Ein weiterer wichtiger Faktor ist der Umstand, dass drei Jahre lang in den Betrieben mobilisiert und die Belegschaft auf Streiks – für die es dann nie grünes Licht gab – eingestellt wurde. Diese neue Tonart wurde in den Betrieben enthusiastisch aufgenommen. Bei Böhler in Kapfenberg erzwang die Belegschaft der Frühschicht den Eintritt in den Warnstreik, nachdem der damalige (und mittlerweile abgewählte) Betriebsratsvorsitzende sich als „Hosenscheißer“ entpuppte. In der Kärntner Firma Haslinger Stahlbau trat die Belegschaft trotz Abschluss in den Streik und konnte die 5,5% Lohnerhöhung und eine notariell beglaubigte Standortgarantie erkämpfen.

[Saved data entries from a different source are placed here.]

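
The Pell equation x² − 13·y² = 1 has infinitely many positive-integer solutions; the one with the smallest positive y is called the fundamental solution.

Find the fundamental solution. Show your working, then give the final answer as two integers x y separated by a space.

[3; 1,1,1,1,6] for √13; ℓ=5 ⇒ convergent index 9
i=0: a=3 ⇒ p=3, q=1
…
i=3: a=1 ⇒ p=11, q=3
i=4: a=1 ⇒ p=18, q=5
i=5: a=6 ⇒ p=119, q=33
i=6: a=1 ⇒ p=137, q=38
i=7: a=1 ⇒ p=256, q=71
i=8: a=1 ⇒ p=393, q=109
i=9: a=1 ⇒ p=649, q=180
fundamental: x₁=649, y₁=180  (since 421201 − 13·32400 = 1)

649 180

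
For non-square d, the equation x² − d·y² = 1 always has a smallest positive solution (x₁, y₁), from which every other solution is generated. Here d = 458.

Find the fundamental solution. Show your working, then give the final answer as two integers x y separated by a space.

22899 1070

√458 = [21; 2,2,42, …], period ℓ=3 (odd) → k=5
step 0: (21, 1)  from 21·(1,0) + (0,1)
step 1: (43, 2)  from 2·(21,1) + (1,0)
step 2: (107, 5)  from 2·(43,2) + (21,1)
step 3: (4537, 212)  from 42·(107,5) + (43,2)
step 4: (9181, 429)  from 2·(4537,212) + (107,5)
step 5: (22899, 1070)  from 2·(9181,429) + (4537,212)
(x₁, y₁) = (22899, 1070);  22899² − 458·1070² = 1 ✓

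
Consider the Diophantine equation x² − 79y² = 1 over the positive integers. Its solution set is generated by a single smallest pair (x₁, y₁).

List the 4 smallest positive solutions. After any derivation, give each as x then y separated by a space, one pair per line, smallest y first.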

Aus Sicht der Gewerkschaft war der aktivistische Zugang ohne aus dem Vollen zu schöpfen in der Herbstlohnrunde trotzdem ein Erfolg. Jedes Jahr konnten mit dem Argument der aktiven Lohnpolitik tausende Neumitglieder gewonnen werden. Doch gesamthaft blieb es bei der Drohung, und nicht wenige BetriebsrätInnen berichten heuer, dass die Belegschaft gegenüber gewerkschaftlichen Kampfansagen skeptisch geworden ist. Nach den Erfahrungen der letzten drei Jahre ist dies mehr als verständlich. Tatsächlich wurden die Belegschaften wie Schachfiguren bewegt. Es bildete sich Gefühl heraus, dass mehr möglich gewesen wäre, wenn die angekündigte Kampfstrategie tatsächlich vollständig umgesetzt worden wäre. Leere Drohungen erweisen sich als Bumerang – auch in den eigenen Reihen.

Herausforderung

Wird diese Herbst-Runde so durchgezogen, wie es angelegt erscheint werden die KollegInnen Reallohnverluste erleiden und die Gewerkschaften geschwächt aus dieser Lohnrunde herausgehen. Dies ist wahrscheinlich, aber nicht in Beton gegossen. Wie jede andere ist auch diese Lohnrunde schlussendlich das Ergebnis konkreter Umstände und Handlungen.
Die Frage die die vorwärtstreiben Kräfte unter Belegschaften, BetriebsrätInnen und im Gewerkschaftsapparat sich, ihren KollegInnen und jedem gewerkschaftlichem Gremium stellten sollen lautet: „Wie knüpfen wir an der positiven Entwicklung des Jahres 2011 an?“ Wir glauben, dass diese Frage offen und ehrlich, ohne falsche Scheu und diplomatischer Rücksicht debattiert werden kann und muss.